While examining data from the telescope taken in September of 2000, Plano Senior High School student Derek Hornung noticed the star’s strange light curve, which shows the star’s brightness over time. A non-variable star’s light curve is simply a straight line, unchanging as the hours, days, and months go by. But a variable star exhibits periodic changes in brightness over the course of hours or days, creating a recognizable repeating pattern. Variable stars are classified by the patterns their light curves make, and named after the first star of each type discovered. Delta Scuti variables are thus named after the star delta Scuti.
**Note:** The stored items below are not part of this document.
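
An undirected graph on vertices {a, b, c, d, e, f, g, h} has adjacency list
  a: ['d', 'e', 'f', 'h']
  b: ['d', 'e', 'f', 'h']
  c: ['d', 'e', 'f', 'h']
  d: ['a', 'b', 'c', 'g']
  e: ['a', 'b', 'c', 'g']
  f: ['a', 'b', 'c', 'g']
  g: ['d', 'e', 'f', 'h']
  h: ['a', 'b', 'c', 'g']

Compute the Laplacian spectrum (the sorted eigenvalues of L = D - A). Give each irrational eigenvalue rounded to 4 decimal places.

[0, 4, 4, 4, 4, 4, 4, 8]

Reading degrees in the order [a, b, c, d, e, f, g, h] gives [4, 4, 4, 4, 4, 4, 4, 4]; set D = diag(4, 4, 4, 4, 4, 4, 4, 4) and form L = D - A. Diagonalising L (or applying a numerical eigensolver to the 8x8 matrix) gives the spectrum above. There is one zero in the spectrum, matching the 1 component. The largest eigenvalue, 8, is at most the vertex count 8.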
But there’s more to this story, still. The star is not only a delta Scuti variable, of which there are thousands known, but it is also a rare type within the delta Scuti class, a HADS(B) star. HADS(B) stars show asymmetric light curves that change brightness quickly over time. These stars are pulsating in two modes, which means the star is expanding in two directions at once. There are only 114 HADS(B) stars currently known. Rarer still are Triple Mode HADS(B) stars, of which there were only six previously identified in the Milky way. Triple Mode HADS(B) stars pulsate in not two, but three directions at once. For ROTSE1 J232056.45+345150.9, this process repeats itself every 2.5 hours.

Eric Guzman, a physics graduate student from the University of Texas at Dallas entering SMU’s graduate program, helped to piece the puzzle together. In a press release announcing the findings, he said, “After successfully finding the second mode, I noticed a third signal. After checking the results, I discovered the third signal coincided with what is predicted of a third pulsation mode.”

Such intrinsically variable stars, which change in brightness due to physical changes in the star itself, contribute significantly to the understanding of stellar evolution, helping astronomers probe the mechanisms that power stars as they live and die. Variability due to pulsation, such as the process occurring in delta Scuti stars, is a short-lived phase of stellar evolution that occurs as the star begins to run out of available hydrogen to fuse in its core. Once the hydrogen is depleted, the star begins burning helium and stops pulsating.

“The discovery of this object helps to flesh out the characteristics of this unique type of variable star. These and further measurements can be used to probe the way the pulsations happen,” said Robert Kehoe, a professor in SMU’s Department of Physics and leader of the university’s astronomy team.